Samuel Araújo, CEO do Grupo Sama, maior exportador de mel do Brasil, relatou que a tarifa está desestabilizando completamente a cadeia apícola. “Essa medida tira a gente do mercado. É uma tarifa punitiva que impede a competição. O impacto é econômico, mas principalmente social, mais de 500 mil famílias vivem da apicultura, muitas delas no semiárido nordestino”, afirmou. Segundo ele, o mel orgânico brasileiro, que antes ocupava espaço privilegiado no mercado norte-americano, já enfrenta recusa dos compradores, paralisando a operação de empresas exportadoras.

A crise se confirma no terminal portuário. Rebeca Oliveira, vice-presidente financeira do Complexo do Pecém, revelou que 67 contêineres de mel estão parados no porto cearense. “É a nossa carga mais antiga em linha contínua para os Estados Unidos, com embarques semanais há 24 anos. Agora, essa operação está travada. O impacto se espalha para frutas, carne e pescados também sofrem com a incerteza sobre os embarques”, afirmou.
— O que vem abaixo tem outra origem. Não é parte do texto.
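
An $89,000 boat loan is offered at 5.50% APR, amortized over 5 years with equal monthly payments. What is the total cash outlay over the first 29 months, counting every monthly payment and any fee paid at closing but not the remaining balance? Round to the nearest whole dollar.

$49,300

Monthly rate = 5.5%/12 = 0.0045833; payment = 89,000 × 0.0045833 / (1 − (1+0.0045833)^−60) = $1,700.00.
Total outlay = 29 × $1,700.00 = $49,300.00.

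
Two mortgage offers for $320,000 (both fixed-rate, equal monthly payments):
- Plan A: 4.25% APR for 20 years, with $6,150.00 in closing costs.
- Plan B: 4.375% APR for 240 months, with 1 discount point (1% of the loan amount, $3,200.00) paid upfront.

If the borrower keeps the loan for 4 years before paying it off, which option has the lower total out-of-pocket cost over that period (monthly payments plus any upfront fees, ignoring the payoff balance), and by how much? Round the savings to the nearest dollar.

Plan B by $1,923

Plan A: monthly rate = 4.25%/12 = 0.0035417; payment = 320,000 × 0.0035417 / (1 − (1+0.0035417)^−240) = $1,981.55.
Plan B: at 4.375% the monthly rate is 0.0036458, so the payment is 320,000 × 0.0036458 / (1 − 1.0036458^−240) = $2,002.95.
Over 48 months: Plan A costs 48 × $1,981.55 + $6,150.00 = $101,264.40; Plan B costs 48 × $2,002.95 + $3,200.00 = $99,341.60.
Plan B is cheaper by $101,264.40 − $99,341.60 = $1,922.80.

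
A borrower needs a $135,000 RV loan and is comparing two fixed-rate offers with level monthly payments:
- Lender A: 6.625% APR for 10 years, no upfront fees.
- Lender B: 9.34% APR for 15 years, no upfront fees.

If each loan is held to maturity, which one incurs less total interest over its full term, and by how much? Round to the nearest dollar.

Lender A: monthly rate = 6.625%/12 = 0.0055208; payment = 135,000 × 0.0055208 / (1 − (1+0.0055208)^−120) = $1,541.50.
Total interest on Lender A = 120 × $1,541.50 − $135,000 = $49,980.00.
Lender B: at 9.34% the monthly rate is 0.0077833, so the payment is 135,000 × 0.0077833 / (1 − 1.0077833^−180) = $1,396.70.
Total interest on Lender B = 180 × $1,396.70 − $135,000 = $116,406.00.
Lender A is lower by $66,426.00.

Lender A by $66,426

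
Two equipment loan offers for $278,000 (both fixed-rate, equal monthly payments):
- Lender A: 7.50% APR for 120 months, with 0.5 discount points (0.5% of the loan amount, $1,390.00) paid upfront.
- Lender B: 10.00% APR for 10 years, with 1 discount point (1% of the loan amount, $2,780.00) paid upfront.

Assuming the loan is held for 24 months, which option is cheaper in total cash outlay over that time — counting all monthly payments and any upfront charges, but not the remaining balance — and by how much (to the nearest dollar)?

Lender A: at 7.50% the monthly rate is 0.0062500, so the payment is 278,000 × 0.0062500 / (1 − 1.0062500^−120) = $3,299.91.
Lender B: monthly rate = 10%/12 = 0.0083333; payment = 278,000 × 0.0083333 / (1 − (1+0.0083333)^−120) = $3,673.79.
Over 24 months: Lender A costs 24 × $3,299.91 + $1,390.00 = $80,587.84; Lender B costs 24 × $3,673.79 + $2,780.00 = $90,950.96.
Lender A is cheaper by $90,950.96 − $80,587.84 = $10,363.12.

Lender A by $10,363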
Rebeca afirma ainda que o tarifaço atinge justamente os produtos mais geradores de emprego, como mel e manga, cuja colheita é manual e depende de força de trabalho intensiva.
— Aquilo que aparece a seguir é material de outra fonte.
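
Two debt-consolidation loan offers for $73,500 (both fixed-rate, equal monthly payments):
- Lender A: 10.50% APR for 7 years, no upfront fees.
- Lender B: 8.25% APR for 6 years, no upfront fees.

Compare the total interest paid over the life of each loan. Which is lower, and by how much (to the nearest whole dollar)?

Lender A: at 10.50% the monthly rate is 0.0087500, so the payment is 73,500 × 0.0087500 / (1 − 1.0087500^−84) = $1,239.26.
Total interest on Lender A = 84 × $1,239.26 − $73,500 = $30,597.84.
Lender B: monthly rate = 8.25%/12 = 0.0068750; payment = 73,500 × 0.0068750 / (1 − (1+0.0068750)^−72) = $1,297.68.
Total interest on Lender B = 72 × $1,297.68 − $73,500 = $19,932.96.
Lender B is lower by $10,664.88.

Lender B by $10,665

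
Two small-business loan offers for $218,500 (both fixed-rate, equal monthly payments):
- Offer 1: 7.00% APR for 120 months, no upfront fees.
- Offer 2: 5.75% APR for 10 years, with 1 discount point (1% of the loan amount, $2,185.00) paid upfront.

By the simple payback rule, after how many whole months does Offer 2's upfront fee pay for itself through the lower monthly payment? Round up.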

Além dos danos econômicos imediatos, o setor teme perder competitividade de forma duradoura. “Criar um mercado de exportação leva anos. Se demorarmos a reagir, corremos o risco de ver o importador americano buscar fornecedores em outros países, como o Vietnã”, alertou Araújo.

Islano Marques, gestor da área internacional do Sistema FIEPI (Federação das Indústrias do Estado do Piauí), destacou que o problema não é apenas comercial e reforçou que a cadeia do mel é uma das mais inclusivas do Nordeste. “Boa parte da produção é feita por mulheres no campo, que complementam a renda das famílias. A quebra dessa cadeia atinge diretamente a base social da região.”


Medidas emergenciais


O painel mediado por Núria Bianco, diretora de Inteligência de Mercado do Grupo Brasil Export, reforçou o apelo por medidas emergenciais por parte do governo federal. Entre as propostas mencionadas estão a criação de linhas de crédito específicas, isenção temporária de tributos federais e negociação diplomática para a revisão ou flexibilização da tarifa.
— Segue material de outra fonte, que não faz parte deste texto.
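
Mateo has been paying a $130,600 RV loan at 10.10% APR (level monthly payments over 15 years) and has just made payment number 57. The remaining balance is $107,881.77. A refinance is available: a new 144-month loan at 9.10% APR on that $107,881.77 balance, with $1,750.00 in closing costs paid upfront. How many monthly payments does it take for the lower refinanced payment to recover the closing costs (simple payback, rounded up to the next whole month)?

10 months

Current payment = 130,600 × 10.1%/12 / (1 − (1+0.0084167)^−180) = $1,411.43.
Refinanced payment = 107,881.77 × 0.0075833 / (1 − (1+0.0075833)^−144) = $1,233.81.
Monthly savings = $1,411.43 − $1,233.81 = $177.62.
Break-even = $1,750.00 / $177.62 = 9.85 → 10 months.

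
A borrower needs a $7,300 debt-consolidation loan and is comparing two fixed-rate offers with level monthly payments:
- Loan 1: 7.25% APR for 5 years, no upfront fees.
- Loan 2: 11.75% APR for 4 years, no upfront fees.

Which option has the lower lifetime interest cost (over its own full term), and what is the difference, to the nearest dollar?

Loan 1 by $460

Loan 1: at 7.25% the monthly rate is 0.0060417, so the payment is 7,300 × 0.0060417 / (1 − 1.0060417^−60) = $145.41.
Total interest on Loan 1 = 60 × $145.41 − $7,300 = $1,424.60.
Loan 2: monthly rate = 11.75%/12 = 0.0097917; payment = 7,300 × 0.0097917 / (1 − (1+0.0097917)^−48) = $191.34.
Total interest on Loan 2 = 48 × $191.34 − $7,300 = $1,884.32.
Loan 1 is lower by $459.72.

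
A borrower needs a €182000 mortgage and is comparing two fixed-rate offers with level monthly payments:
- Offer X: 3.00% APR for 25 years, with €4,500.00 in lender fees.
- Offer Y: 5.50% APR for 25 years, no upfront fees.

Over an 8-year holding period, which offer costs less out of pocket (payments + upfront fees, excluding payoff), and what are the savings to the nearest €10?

Offer X: monthly rate = 3%/12 = 0.0025000; payment = 182,000 × 0.0025000 / (1 − (1+0.0025000)^−300) = €863.06.
Offer Y: at 5.50% the monthly rate is 0.0045833, so the payment is 182,000 × 0.0045833 / (1 − 1.0045833^−300) = €1,117.64.
Over 96 months: Offer X costs 96 × €863.06 + €4,500.00 = €87,353.76; Offer Y costs 96 × €1,117.64 = €107,293.44.
Offer X is cheaper by €107,293.44 − €87,353.76 = €19,939.68.

Offer X by €19,940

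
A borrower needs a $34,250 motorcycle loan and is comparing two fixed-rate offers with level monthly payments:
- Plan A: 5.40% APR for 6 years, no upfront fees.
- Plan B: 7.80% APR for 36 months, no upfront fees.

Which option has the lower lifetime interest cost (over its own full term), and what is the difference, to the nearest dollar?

Plan B by $1,650

Plan A: at 5.40% the monthly rate is 0.0045000, so the payment is 34,250 × 0.0045000 / (1 − 1.0045000^−72) = $557.97.
Total interest on Plan A = 72 × $557.97 − $34,250 = $5,923.84.
Plan B: monthly rate = 7.8%/12 = 0.0065000; payment = 34,250 × 0.0065000 / (1 − (1+0.0065000)^−36) = $1,070.11.
Total interest on Plan B = 36 × $1,070.11 − $34,250 = $4,273.96.
Plan B is lower by $1,649.88.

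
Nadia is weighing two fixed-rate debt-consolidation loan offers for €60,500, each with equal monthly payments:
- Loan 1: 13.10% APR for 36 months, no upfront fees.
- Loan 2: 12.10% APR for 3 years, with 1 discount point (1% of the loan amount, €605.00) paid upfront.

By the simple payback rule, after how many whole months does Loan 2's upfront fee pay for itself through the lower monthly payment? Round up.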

Segundo dados da Câmara Americana de Comércio, 43,4% das exportações brasileiras aos EUA foram poupadas da nova tarifa, mas os produtos atingidos, como mel, frutas e carne bovina, são justamente os de maior relevância para o Nordeste. “Essa decisão nos atinge em cheio. Precisamos de respostas rápidas para não perder mercados construídos ao longo de décadas”, concluiu Rebeca.